Les résultats obtenus sur base de cette recherche conduisent à une réflexion et des pistes concernant la formation continue en éducation aux médias et permettent de répondre objectivement à la question de recherche. Au regard des interprétations des résultats à travers des deux sous-hypothèses de cette recherche, nous pouvons affirmer, en grande partie, que la formation continue en éducation aux médias en Belgique francophone ne permet pas d’améliorer les compétences médiatiques et didactiques des spécialistes de l’éducation au point de pouvoir inclure l’éducation aux médias dans leur pratique professionnelle de manière transversale. Comme cela a été démontré dans ce travail, les formations semblent ne permettre qu’à une minorité de participants d’inclure l’éducation aux médias dans leur pratique éducative de manière transversale, même si celles-ci répondent, pour la plupart des indicateurs de la grille d’analyse de la 1ère phase de la méthode, de manière positive. La formation continue peut-elle à elle seule compenser le manque de points d’appui présents dans les programmes et référentiels, dans conditions matérielles et techniques, etc. ? Il y a tellement de facteurs qu’une formation seule ne peut pas compenser… Dès lors, la question à se poser est de comprendre quelles sont les conditions à rencontrer pour renforcer l’inclusion de ces pratiques.

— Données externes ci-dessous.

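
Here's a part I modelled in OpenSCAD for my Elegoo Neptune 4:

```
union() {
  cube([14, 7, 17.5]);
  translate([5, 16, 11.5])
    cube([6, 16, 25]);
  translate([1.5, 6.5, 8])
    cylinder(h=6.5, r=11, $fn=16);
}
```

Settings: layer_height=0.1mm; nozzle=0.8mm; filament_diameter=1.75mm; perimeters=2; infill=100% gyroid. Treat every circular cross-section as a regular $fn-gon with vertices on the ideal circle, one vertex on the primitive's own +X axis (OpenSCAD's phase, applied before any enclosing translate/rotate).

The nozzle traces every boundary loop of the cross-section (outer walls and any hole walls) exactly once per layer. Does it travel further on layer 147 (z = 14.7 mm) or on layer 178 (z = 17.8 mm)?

Layer 147 (z = 14.7): the cube is present — its section is the full 14×7 rectangle (perimeter 42.00 mm); the cube at (5, 16) (footprint 6×16) is included at this height (perimeter 44.00 mm); the cylinder at (1.5, 6.5) does not reach this height (z outside [8, 14.5]); Merging all regions: the 2 present regions are separate (no shared area or edge), so areas and boundary lengths simply add and each stays a separate island — boundary = 86.00 mm. So its perimeter = 86.00 mm. Layer 178 (z = 17.8): the cube is absent (z outside [0, 17.5]); the 6×16 cube at (5, 16) contributes its full rectangle (perimeter 44.00 mm); the cylinder at (1.5, 6.5) is not intersected at this z (z outside [8, 14.5]); Combining (union): only the 6×16 cube at (5, 16) is present, so the union is just that shape — boundary = 44.00 mm. So its perimeter = 44.00 mm. Layer 147 is larger (86.00 vs 44.00 mm).

layer 147 (z = 14.7 mm)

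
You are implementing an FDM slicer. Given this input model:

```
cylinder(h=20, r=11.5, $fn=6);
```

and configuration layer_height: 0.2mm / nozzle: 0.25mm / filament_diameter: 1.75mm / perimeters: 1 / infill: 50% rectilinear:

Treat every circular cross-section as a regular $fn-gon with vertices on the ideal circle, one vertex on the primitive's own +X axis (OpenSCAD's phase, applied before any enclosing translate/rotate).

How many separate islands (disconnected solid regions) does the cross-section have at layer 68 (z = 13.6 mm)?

1

At z = 13.6 mm: the r=11.5 cylinder contributes a regular 6-gon of circumradius 11.5. Overall, the cross-section is a single solid region. Island count = 1.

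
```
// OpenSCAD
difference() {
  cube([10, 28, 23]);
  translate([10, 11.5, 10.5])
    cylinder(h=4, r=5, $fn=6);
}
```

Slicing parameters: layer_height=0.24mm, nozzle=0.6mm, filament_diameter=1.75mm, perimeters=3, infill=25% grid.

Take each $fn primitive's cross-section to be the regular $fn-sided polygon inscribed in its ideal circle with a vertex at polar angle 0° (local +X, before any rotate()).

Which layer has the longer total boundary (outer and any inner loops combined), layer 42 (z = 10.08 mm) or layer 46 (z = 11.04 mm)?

Layer 42 (z = 10.08): the cube is present — its section is the full 10×28 rectangle (perimeter 76.00 mm); the cylinder at (10, 11.5) is absent (z outside [10.5, 14.5]); Subtracting the remaining from the first: none of the subtracted shapes is present at this height, so the 10×28 cube is unchanged — boundary = 76.00 mm. So its perimeter = 76.00 mm. Layer 46 (z = 11.04): the cube is present — its section is the full 10×28 rectangle (perimeter 76.00 mm); the cylinder at (10, 11.5): section is a regular 6-gon, circumradius r=5 (perimeter = 2·6·5.000·sin(180°/6) = 30.00 mm); Taking the first minus the rest: starting from the 10×28 cube, the r=5 cylinder at (10, 11.5) partially overlaps it — only the 32.48 mm² overlap (of its 64.95 mm²) is removed, clipping the outline — boundary = 82.34 mm. So its perimeter = 82.34 mm. Layer 46 is larger (82.34 vs 76.00 mm).

layer 46 (z = 11.04 mm)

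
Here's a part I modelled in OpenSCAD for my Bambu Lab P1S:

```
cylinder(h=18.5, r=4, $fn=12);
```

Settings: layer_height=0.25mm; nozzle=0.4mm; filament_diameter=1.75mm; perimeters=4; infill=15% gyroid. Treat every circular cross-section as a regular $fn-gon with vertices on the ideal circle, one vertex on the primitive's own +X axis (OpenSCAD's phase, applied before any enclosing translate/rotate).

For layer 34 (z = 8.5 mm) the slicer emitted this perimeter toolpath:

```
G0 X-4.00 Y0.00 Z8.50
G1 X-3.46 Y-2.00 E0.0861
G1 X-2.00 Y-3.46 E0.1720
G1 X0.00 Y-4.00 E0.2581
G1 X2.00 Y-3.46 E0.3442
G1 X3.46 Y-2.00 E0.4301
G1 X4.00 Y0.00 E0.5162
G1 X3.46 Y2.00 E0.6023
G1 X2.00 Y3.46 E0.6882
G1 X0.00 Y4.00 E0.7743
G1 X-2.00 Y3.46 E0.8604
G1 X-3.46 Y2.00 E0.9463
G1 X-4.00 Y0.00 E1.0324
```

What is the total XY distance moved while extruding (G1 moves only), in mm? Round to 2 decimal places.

Sum the Euclidean lengths of each G1 segment: total = 24.83 mm.

24.83 mm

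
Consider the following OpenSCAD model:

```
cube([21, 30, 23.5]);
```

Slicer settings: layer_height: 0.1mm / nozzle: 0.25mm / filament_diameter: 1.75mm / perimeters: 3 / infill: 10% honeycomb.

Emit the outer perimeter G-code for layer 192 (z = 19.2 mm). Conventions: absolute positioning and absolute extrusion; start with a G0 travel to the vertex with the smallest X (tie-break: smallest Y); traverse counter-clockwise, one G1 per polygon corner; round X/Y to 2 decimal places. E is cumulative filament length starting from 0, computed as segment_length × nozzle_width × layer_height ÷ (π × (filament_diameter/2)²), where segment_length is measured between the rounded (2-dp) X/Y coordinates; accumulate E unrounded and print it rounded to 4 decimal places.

G0 X0.00 Y0.00 Z19.20
G1 X21.00 Y0.00 E0.2183
G1 X21.00 Y30.00 E0.5301
G1 X0.00 Y30.00 E0.7484
G1 X0.00 Y0.00 E1.0602

At z = 19.2 mm: the cube is present — its section is the full 21×30 rectangle. The outline is a single polygon with 4 vertices. Extrusion per mm of travel: 0.25 × 0.1 / (π × 0.875²) = 0.010394. Accumulating E over each segment gives final E = 1.0602.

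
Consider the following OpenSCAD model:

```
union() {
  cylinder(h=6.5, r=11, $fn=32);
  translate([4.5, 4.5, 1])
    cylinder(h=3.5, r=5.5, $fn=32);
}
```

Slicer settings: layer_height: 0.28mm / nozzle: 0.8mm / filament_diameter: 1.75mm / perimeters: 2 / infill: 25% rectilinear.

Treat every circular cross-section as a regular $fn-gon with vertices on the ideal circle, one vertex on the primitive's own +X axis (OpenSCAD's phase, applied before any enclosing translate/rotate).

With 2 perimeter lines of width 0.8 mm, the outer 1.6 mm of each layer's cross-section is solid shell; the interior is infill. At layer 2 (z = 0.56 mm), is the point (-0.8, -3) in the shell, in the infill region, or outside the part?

At z = 0.56 mm: the r=11 cylinder contributes a regular 32-gon of circumradius 11; the cylinder at (4.5, 4.5) does not reach this height (z outside [1, 4.5]); Combining (union): only the r=11 cylinder is present, so the union is just that shape — 1 connected region. Overall, the cross-section is a single solid region. The nearest boundary edge runs (-4.21, -10.16)→(-2.15, -10.79); distance from the point to it = 7.84 mm. The point is inside the cross-section and 7.84 mm from the nearest boundary — more than the 1.6 mm shell width (2 × 0.8), so it's in the infill interior.

infill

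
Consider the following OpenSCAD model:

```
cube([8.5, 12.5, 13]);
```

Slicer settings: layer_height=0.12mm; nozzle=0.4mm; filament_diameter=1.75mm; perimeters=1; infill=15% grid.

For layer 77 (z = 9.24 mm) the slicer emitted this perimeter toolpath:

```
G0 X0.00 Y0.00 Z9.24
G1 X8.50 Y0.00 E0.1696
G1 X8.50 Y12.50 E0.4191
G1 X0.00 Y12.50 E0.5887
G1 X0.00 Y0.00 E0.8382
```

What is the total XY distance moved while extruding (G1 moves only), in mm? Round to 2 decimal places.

Sum the Euclidean lengths of each G1 segment: total = 42.00 mm.

42.00 mm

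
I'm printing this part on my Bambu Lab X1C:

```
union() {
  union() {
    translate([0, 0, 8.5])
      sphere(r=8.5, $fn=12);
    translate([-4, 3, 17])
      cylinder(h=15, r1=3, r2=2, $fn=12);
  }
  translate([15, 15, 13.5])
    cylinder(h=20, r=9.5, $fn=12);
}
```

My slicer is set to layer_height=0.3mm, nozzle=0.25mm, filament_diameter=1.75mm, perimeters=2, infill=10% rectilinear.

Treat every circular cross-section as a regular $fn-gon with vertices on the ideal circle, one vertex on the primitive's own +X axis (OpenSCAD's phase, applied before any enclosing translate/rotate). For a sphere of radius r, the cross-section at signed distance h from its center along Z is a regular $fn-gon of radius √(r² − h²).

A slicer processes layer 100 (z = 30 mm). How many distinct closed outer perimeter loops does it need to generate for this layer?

2

At z = 30 mm: the sphere does not reach this height (|z−center|=21.500 > r=8.5); the cone at (-4, 3): at t=0.867 of its height the radius interpolates to r₁+(r₂−r₁)t = 2.133, giving a regular 12-gon of that circumradius; Combining (union): only the cone at (-4, 3) is present, so the union is just that shape — 1 connected region; the r=9.5 cylinder at (15, 15) gives a regular 12-gon of circumradius 9.5 (constant along its height); Merging all regions: the 2 present regions are separate (no shared area or edge), so areas and boundary lengths simply add and each stays a separate island — 2 connected regions. The result has 2 disconnected regions.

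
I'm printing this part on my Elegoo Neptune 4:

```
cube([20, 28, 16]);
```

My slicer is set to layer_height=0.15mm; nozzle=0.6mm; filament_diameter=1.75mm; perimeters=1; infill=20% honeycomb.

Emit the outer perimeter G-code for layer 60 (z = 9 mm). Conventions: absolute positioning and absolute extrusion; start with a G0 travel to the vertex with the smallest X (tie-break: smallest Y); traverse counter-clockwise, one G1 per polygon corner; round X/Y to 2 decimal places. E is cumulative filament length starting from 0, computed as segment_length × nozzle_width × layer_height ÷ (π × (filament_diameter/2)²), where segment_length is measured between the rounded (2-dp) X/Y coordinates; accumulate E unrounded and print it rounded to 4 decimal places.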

Notre travail a pu ouvrir des portes quant à une chose jamais observée auparavant : le retour et les pratiques concrètes des professionnels de l’éducation après avoir suivi un module de formation continue sur l’éducation aux médias. Cela a également permis de comprendre et pointer, au-delà des manquements de certaines formations, les lacunes générales de notre système de formation en éducation aux médias. Si celui-ci, à travers notre mémoire, s’est attaché aux enseignants et éducateurs, il faut se dire que cela touche donc indirectement leurs élèves en FWB. Les résultats obtenus par cette méthode qualitative montrent ainsi qu’elle permet de récolter des informations utiles pour la conception de modules de formation continue. Elle pourrait constituer la prémisse de pratiques d’évaluation formative et d’amélioration des dispositifs de formation. Le flux des formations et le caractère très formel des « sondages de satisfaction » tels qu’utilisés actuellement méritent d’être complétés par une évaluation qualitative de ce type. Nous sommes convaincu que, menée à une échelle plus large et de manière longitudinale, cette forme d’évaluation qualitative enrichirait les pratiques de formation continue et permettrait de répondre mieux aux demandes des enseignants. Offrir des ressources et du temps permettant au personnel éducatif de mettre pleinement en avant l’EAM dans ses pratiques professionnelles ainsi que prendre des dispositions concrètes pour le former à le faire devrait être une des priorités de la FWB pour améliorer la qualité de l’enseignement de l’éducation aux médias de façon transversale. Comme montré à travers ce mémoire, le problème de formation ne réside pas seulement dans la composante étudiée ici mais est général et dépend d’autres critères que la formation continue seule, comme le problème systémique de la formation initiale, ainsi que les points d’appui dans les référentiels et programmes d’enseignement et les conditions techniques et matérielles dans les classes. Un des défis majeurs à relever pour améliorer les compétences médiatiques des citoyens concerne l’enseignement, et pour ce faire, il faut commencer par s’intéresser à la formation des élèves mais également et surtout à celle des professionnels de l’éducation.

Remise du Prix

Le Prix a été remis dans le cadre de la Journée de la recherche de la Fédération Wallonie-Bruxelles, le 1ier décembre 2020. A cette occasion, outre le Prix du Conseil supérieur de l’éducation aux médias (CSEM) ont également été remis les Prix de l’Observatoire des politiques culturelles (OPC), de l’Administration générale du sport (AGS), de l’Administration des maisons de justice (AGMJ) et de l’Administration générale de l’enseignement (AGE) qui récompensent des thèses, mémoires et TFE. 

Cette matinée s'est déroulée sous forme de webinaire via la plateforme Zoom le mardi 1ier décembre 2020.